2. A bar of uniform section is 81.4cm long and weighs 4.45 kg. A weight of 12.8 kg is suspended from one end. The bar weight combination is to be suspended from a cable attached at the balance point.
a)Determine how far from the weight should the cable be attached.
b)Calculate the tension, in newtons N, in the cable.
To determine how far from the weight the cable should be attached, you need to find the balance point of the bar. The balance point is the point on the bar where the torque on one side of the bar is equal to the torque on the other side.

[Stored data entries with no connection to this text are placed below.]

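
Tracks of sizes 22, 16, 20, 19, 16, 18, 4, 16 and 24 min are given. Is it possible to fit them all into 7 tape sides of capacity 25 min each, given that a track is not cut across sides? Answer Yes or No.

Total = 155 min; ⌈155/25⌉ = 7.
8 tracks each exceed half the capacity and cannot share a side, forcing at least 8 tape sides.
At least 8 tape sides are required, but only 7 are allowed.

No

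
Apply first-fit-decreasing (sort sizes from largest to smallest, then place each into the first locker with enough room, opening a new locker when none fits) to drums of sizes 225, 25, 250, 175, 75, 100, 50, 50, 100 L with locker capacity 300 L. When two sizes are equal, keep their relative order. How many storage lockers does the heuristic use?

Sorted descending: 250, 225, 175, 100, 100, 75, 50, 50, 25.
  250 → locker 1 (new)  [load 250/300]
  225 → locker 2 (new)  [load 225/300]
  175 → locker 3 (new)  [load 175/300]
  100 → locker 3  [load 275/300]
  100 → locker 4 (new)  [load 100/300]
  75 → locker 2  [load 300/300]
  50 → locker 1  [load 300/300]
  50 → locker 4  [load 150/300]
  25 → locker 3  [load 300/300]
4 storage lockers opened.

4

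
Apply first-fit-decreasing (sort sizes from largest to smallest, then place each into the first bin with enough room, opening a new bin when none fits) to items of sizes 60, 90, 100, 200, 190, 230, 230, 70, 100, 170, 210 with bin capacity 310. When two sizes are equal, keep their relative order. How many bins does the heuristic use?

Sorted descending: 230, 230, 210, 200, 190, 170, 100, 100, 90, 70, 60.
  230 → bin 1 (new)  [load 230/310]
  230 → bin 2 (new)  [load 230/310]
  210 → bin 3 (new)  [load 210/310]
  200 → bin 4 (new)  [load 200/310]
  190 → bin 5 (new)  [load 190/310]
  170 → bin 6 (new)  [load 170/310]
  100 → bin 3  [load 310/310]
  100 → bin 4  [load 300/310]
  90 → bin 5  [load 280/310]
  70 → bin 1  [load 300/310]
  60 → bin 2  [load 290/310]
6 bins opened.

6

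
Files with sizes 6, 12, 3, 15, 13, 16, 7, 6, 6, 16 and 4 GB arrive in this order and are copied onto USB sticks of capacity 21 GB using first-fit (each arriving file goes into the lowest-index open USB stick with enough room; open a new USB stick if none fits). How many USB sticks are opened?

  6 → USB stick 1 (new)  [load 6/21]
  12 → USB stick 1  [load 18/21]
  3 → USB stick 1  [load 21/21]
  15 → USB stick 2 (new)  [load 15/21]
  13 → USB stick 3 (new)  [load 13/21]
  16 → USB stick 4 (new)  [load 16/21]
  7 → USB stick 3  [load 20/21]
  6 → USB stick 2  [load 21/21]
  6 → USB stick 5 (new)  [load 6/21]
  16 → USB stick 6 (new)  [load 16/21]
  4 → USB stick 4  [load 20/21]
6 USB sticks opened.

6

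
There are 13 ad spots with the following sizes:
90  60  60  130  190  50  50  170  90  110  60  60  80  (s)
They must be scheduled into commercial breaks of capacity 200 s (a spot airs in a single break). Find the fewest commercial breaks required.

Total = 190 + 170 + 130 + 110 + 90 + 90 + 80 + 60 + 60 + 60 + 60 + 50 + 50 = 1200 s.
Lower bound: ⌈1200/200⌉ = 6 commercial breaks.
A packing using 7 commercial breaks:
  break 1: 190 = 190
  break 2: 170 = 170
  break 3: 130 + 60 = 190
  break 4: 110 + 90 = 200
  break 5: 90 + 80 = 170
  break 6: 60 + 60 + 60 = 180
  break 7: 50 + 50 = 100
No arrangement into 6 commercial breaks stays within capacity, so 7 is optimal.

7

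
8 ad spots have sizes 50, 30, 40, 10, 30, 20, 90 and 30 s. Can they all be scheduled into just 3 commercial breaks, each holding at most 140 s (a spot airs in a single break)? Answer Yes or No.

A valid assignment using 3 commercial breaks:
  break 1: 90 + 50 = 140
  break 2: 40 + 30 + 30 + 30 + 10 = 140
  break 3: 20 = 20
Every load is within 140 s, so 3 commercial breaks suffice.

Yes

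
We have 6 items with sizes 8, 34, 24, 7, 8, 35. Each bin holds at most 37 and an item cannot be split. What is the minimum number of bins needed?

4

Total = 35 + 34 + 24 + 8 + 8 + 7 = 116.
Lower bound: ⌈116/37⌉ = 4 bins.
A packing using 4 bins:
  bin 1: 35 = 35
  bin 2: 34 = 34
  bin 3: 24 + 8 = 32
  bin 4: 8 + 7 = 15
This matches the lower bound, so 4 is optimal.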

The torque is given by the product of the weight and the distance from the point of suspension. In this case, the torque on the left side of the bar is the weight of the bar (4.45 kg) multiplied by the distance x, while the torque on the right side of the bar is the weight attached to the end of the bar (12.8 kg) multiplied by the length of the bar (81.4 cm - x).
So, the equation for the balance of torques is:
4.45 kg * x = 12.8 kg * (81.4 cm - x)
Now, let's solve for x:
4.45 kg * x = 12.8 kg * 81.4 cm - 12.8 kg * x
4.45 kg * x + 12.8 kg * x = 12.8 kg * 81.4 cm
(4.45 kg + 12.8 kg) * x = 12.8 kg * 81.4 cm
17.25 kg * x = 1041.92 kg*cm
Now, divide both sides by 17.25 kg:
x = 1041.92 kg*cm / 17.25 kg
x ≈ 60.48 cm
So, the cable should be attached approximately 60.48 cm from the weight.
To calculate the tension in the cable, we need to consider the forces acting on the bar. Since the bar is in equilibrium, the sum of the forces in the vertical direction is zero.
The weight of the bar itself (4.45 kg) and the weight attached to the end (12.8 kg) both act downward. The tension in the cable acts upward. So, we have two downward forces and one upward force.
The tension in the cable can be calculated as the sum of the two downward forces:
Tension = Weight of the bar + Weight attached to the end
Tension = (4.45 kg + 12.8 kg) * 9.8 m/s^2 (acceleration due to gravity)
Tension ≈ 177.67 N
Therefore, the tension in the cable is approximately 177.67 N.